Inside the Fence at Charlottesville High School

Posted by on Jul 18, 2018 | Comments Off on Inside the Fence at Charlottesville High School

Inside the Fence at Charlottesville High School

The 2017-2018 school year brought in so many amazing changes to the garden at Charlottesville High School!  We started the school year researching how to move our program from a big garden to a small farm approach.  When we began, we didn’t quite realize just how much infrastructure work we were in for!  Amazingly enough, though, by the end of the school year, we looked around and realized that the students had done all the work and had done an admirable job of which they were all proud!  Here’s a look back at all that was accomplished.

Inside the fence

The biggest shift we had to make was to completely change the layout of every single garden bed inside of the fence from standard 4’x8’ garden beds into 30” wide rows.  The students took on all the measuring and laying out of the beds in order to maximize our space.  They were able to figure out ways to gain four 50’ long rows and four 35’ rows while preserving 3 of the standard 4’x8’ beds for other classes to use for experimental growing projects.

This changeup required a lot of digging!  Students learned to use new tools like broadforks and large landscape rakes.  I was so impressed by the students as this project took a sustained effort by my Urban Farming classes, our after school Garden Crew, and a few PE classes.  It’s amazing how much digging can happen in 40 minutes when you have 25 teenagers working together with the right tools!

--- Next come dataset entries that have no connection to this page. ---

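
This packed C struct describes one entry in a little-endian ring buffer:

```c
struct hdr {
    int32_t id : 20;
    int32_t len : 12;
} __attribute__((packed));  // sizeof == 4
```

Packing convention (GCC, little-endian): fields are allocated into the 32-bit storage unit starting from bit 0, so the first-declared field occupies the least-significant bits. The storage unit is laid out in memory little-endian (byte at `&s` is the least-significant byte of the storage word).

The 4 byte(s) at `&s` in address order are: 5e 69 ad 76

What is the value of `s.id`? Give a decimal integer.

[0]=0x5e [1]=0x69 [2]=0xad [3]=0x76 (little-endian) → word 0x76ad695e
id:20 @ bit 0 → (0x76ad695e>>0)&0xfffff = 0xd695e  ←
len:12 @ bit 20 → (0x76ad695e>>20)&0xfff = 0x76a
id signed 20b, MSB=1: 878942 - 1048576 = -169634

-169634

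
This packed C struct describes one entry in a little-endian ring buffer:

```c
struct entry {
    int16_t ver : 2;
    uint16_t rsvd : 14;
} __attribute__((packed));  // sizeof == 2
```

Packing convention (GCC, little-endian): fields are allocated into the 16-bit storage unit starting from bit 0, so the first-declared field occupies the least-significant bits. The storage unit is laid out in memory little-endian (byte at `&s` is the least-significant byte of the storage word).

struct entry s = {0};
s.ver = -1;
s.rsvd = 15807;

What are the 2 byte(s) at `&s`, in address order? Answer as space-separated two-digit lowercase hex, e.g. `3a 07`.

ff f6

ver:2 = -1 → 0x3 << 0 → word 0x0003
rsvd:14 = 15807 → 0x3dbf << 2 → word 0xf6ff
word = 0xf6ff → little-endian bytes:
  [0]=0xff  [1]=0xf6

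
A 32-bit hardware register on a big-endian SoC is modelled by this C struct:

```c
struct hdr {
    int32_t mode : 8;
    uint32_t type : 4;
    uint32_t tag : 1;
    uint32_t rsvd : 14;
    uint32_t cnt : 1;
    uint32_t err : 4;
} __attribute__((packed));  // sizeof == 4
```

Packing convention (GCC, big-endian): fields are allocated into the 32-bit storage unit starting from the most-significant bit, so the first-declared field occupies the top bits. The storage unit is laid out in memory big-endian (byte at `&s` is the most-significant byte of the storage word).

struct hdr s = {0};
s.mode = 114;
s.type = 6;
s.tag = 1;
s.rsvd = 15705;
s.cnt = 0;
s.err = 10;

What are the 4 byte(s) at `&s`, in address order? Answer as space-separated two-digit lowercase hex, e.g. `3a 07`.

72 6f ab 2a

mode:8 = 114 → 0x72 << 24 → word 0x72000000
type:4 = 6 → 0x6 << 20 → word 0x72600000
tag:1 = 1 → 0x1 << 19 → word 0x72680000
rsvd:14 = 15705 → 0x3d59 << 5 → word 0x726fab20
cnt:1 = 0 → 0x0 << 4 → word 0x726fab20
err:4 = 10 → 0xa << 0 → word 0x726fab2a
word = 0x726fab2a → big-endian bytes:
  [0]=0x72  [1]=0x6f  [2]=0xab  [3]=0x2a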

Students also learned market gardening techniques to reduce weed pressure, extend the growing season, and speed up daily tasks.  We began utilizing heavy duty weed fabric and even installed our very own 50’ caterpillar tunnel over our four long rows to give us year-round growing possibilities.  Watching the look of accomplishment on the students’ faces as they stretched the cover over the frame of the 7’ tall caterpillar tunnel over their heads was one of the highlights of the year for me.

Outside the Fence

When we began this gardening adventure at CHS several years ago, the back field where the garden is located was largely unused other than as a gathering point for fire drills.  This year, the back field has become a central gathering point of the school community.  This is largely due to the outdoor classroom we set up.  We rearranged the tables and benches built by the APO service fraternity at UVA last year in a new spot and classes took full advantage of them throughout the entire year.  It was so encouraging to see teachers comfortable enough to bring art classes outside to paint, English classes outside to recite poetry, and ESL classes outside to share a meal together just to name a few examples.  Getting students outside in fresh air surrounded by nature is incredibly important and I love being able to help provide a gathering spot for that to happen.  The garden area has also become a popular spot for teacher lunches and even hosted a few cookouts!

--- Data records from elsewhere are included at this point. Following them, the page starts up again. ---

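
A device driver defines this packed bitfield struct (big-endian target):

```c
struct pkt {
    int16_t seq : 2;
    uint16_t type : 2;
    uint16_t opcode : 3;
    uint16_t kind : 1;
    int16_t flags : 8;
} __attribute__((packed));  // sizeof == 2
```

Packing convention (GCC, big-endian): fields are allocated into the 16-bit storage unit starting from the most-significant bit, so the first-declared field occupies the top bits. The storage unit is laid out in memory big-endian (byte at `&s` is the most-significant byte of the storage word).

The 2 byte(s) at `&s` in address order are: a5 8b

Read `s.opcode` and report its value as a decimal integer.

2

[0]=0xa5 [1]=0x8b (big-endian) → word 0xa58b
seq [14+:2] = (word>>14) & 0x3 = 2
type [12+:2] = (word>>12) & 0x3 = 2
opcode [9+:3] = (word>>9) & 0x7 = 2  ←
kind [8+:1] = (word>>8) & 0x1 = 1
flags [0+:8] = (word>>0) & 0xff = 139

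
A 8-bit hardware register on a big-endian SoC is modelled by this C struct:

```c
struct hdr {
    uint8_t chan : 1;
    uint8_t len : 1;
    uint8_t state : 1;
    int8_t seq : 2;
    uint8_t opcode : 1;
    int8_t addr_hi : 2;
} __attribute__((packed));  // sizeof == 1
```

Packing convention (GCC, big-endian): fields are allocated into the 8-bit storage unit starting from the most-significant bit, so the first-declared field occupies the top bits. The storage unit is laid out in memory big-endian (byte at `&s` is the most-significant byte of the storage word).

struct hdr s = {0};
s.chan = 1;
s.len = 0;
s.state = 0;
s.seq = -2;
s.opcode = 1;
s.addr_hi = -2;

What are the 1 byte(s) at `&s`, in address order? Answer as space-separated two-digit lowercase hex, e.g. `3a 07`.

[7+:1] chan=1 & 0x1 = 0x1; word=0x80
[6+:1] len=0 & 0x1 = 0x0; word=0x80
[5+:1] state=0 & 0x1 = 0x0; word=0x80
[3+:2] seq=-2 & 0x3 = 0x2; word=0x90
[2+:1] opcode=1 & 0x1 = 0x1; word=0x94
[0+:2] addr_hi=-2 & 0x3 = 0x2; word=0x96
word = 0x96 → big-endian bytes:
  [0]=0x96

96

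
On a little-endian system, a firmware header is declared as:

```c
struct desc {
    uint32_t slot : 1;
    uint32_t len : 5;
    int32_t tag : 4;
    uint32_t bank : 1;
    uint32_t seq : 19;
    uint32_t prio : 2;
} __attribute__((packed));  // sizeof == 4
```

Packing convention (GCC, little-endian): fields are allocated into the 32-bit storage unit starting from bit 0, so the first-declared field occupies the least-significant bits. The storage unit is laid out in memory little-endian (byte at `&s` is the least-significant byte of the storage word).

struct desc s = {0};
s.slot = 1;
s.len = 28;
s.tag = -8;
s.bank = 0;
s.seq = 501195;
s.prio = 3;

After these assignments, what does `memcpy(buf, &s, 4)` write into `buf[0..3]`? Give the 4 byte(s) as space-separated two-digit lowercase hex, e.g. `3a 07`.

39 5a 2e fd

slot (1b) val=1 bits=0x1 at bit 0: 0x00000001
len (5b) val=28 bits=0x1c at bit 1: 0x00000039
tag (4b) val=-8 bits=0x8 at bit 6: 0x00000239
bank (1b) val=0 bits=0x0 at bit 10: 0x00000239
seq (19b) val=501195 bits=0x7a5cb at bit 11: 0x3d2e5a39
prio (2b) val=3 bits=0x3 at bit 30: 0xfd2e5a39
word = 0xfd2e5a39 → little-endian bytes:
  [0]=0x39  [1]=0x5a  [2]=0x2e  [3]=0xfd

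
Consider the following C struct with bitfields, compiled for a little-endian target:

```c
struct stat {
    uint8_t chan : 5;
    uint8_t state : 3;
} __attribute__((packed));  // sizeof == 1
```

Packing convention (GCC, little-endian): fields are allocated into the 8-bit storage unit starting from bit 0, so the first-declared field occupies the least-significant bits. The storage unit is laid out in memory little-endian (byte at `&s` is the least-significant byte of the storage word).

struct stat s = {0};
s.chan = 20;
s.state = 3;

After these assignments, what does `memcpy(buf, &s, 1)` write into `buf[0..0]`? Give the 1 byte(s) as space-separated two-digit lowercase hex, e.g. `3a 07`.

74

chan (5b) val=20 bits=0x14 at bit 0: 0x14
state (3b) val=3 bits=0x3 at bit 5: 0x74
word = 0x74 → little-endian bytes:
  [0]=0x74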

The final biggest change this year created the most excitement.  We added chickens to the garden this year!  In February, we brought in 10 day-old chicks (a mix of Rhode Island Reds, Barred Rocks, and Red Stars) and the students learned how to care for them.  For the first few weeks, my classroom was overrun with literally hundreds of students coming to see the chicks.  I think it is safe to say that the chickens got used to being held!

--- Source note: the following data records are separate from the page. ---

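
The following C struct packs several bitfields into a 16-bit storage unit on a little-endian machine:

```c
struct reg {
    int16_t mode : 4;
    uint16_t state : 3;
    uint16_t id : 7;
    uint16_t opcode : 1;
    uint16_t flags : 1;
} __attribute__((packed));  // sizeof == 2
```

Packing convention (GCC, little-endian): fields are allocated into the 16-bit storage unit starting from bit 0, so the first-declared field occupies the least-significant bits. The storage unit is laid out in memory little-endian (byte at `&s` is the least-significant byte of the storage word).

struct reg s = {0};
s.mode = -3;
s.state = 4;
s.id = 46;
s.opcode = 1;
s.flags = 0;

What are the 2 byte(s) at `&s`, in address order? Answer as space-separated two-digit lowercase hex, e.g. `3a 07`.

4d 57

mode (4b) val=-3 bits=0xd at bit 0: 0x000d
state (3b) val=4 bits=0x4 at bit 4: 0x004d
id (7b) val=46 bits=0x2e at bit 7: 0x174d
opcode (1b) val=1 bits=0x1 at bit 14: 0x574d
flags (1b) val=0 bits=0x0 at bit 15: 0x574d
word = 0x574d → little-endian bytes:
  [0]=0x4d  [1]=0x57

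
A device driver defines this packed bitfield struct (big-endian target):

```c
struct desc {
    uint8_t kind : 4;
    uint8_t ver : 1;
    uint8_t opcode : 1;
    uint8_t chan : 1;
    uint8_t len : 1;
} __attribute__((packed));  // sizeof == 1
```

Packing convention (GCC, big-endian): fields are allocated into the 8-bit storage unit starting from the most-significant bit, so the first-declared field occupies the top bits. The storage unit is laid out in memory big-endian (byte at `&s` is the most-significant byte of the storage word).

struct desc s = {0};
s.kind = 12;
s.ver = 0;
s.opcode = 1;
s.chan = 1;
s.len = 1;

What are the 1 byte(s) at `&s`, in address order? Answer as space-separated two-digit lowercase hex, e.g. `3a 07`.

c7

kind:4 = 12 → 0xc << 4 → word 0xc0
ver:1 = 0 → 0x0 << 3 → word 0xc0
opcode:1 = 1 → 0x1 << 2 → word 0xc4
chan:1 = 1 → 0x1 << 1 → word 0xc6
len:1 = 1 → 0x1 << 0 → word 0xc7
word = 0xc7 → big-endian bytes:
  [0]=0xc7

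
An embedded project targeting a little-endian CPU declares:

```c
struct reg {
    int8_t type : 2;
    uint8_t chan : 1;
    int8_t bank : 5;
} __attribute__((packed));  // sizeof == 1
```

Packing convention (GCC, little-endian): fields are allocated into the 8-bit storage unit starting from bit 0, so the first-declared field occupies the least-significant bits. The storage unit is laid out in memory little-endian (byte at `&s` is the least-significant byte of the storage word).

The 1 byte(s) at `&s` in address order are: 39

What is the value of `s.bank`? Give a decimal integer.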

Before the chicks arrived, students began researching chicken care including coops and predators.  They took that information and helped design our coop and then spent a few weeks building the moveable coop and protected run from scratch and let me tell you that this coop is awesome!  The chickens are happy and have an automated door that lets them out in the morning and keeps them safe at night.  It also moves around the field quite easily and will allow the chickens to have access to fresh grass and bugs on a daily basis.  They even started laying their first eggs recently so we will soon start having about 10 fresh eggs every day!

Moving Forward

Now that all of the infrastructure work is complete, we cannot wait to use this school year to produce a ton of fresh food!  We are working on a closer collaboration with the culinary arts classes at CHS to incorporate more of our produce into their cooking.  We also plan to continue sending home a lot of the produce home with students and will be brainstorming some other great ways to use what we grow to help provide more families in our community access to fresh and healthy food.

The last school year was a fantastic experience, and I am confident that the 2018-2019 school year will be our best ever!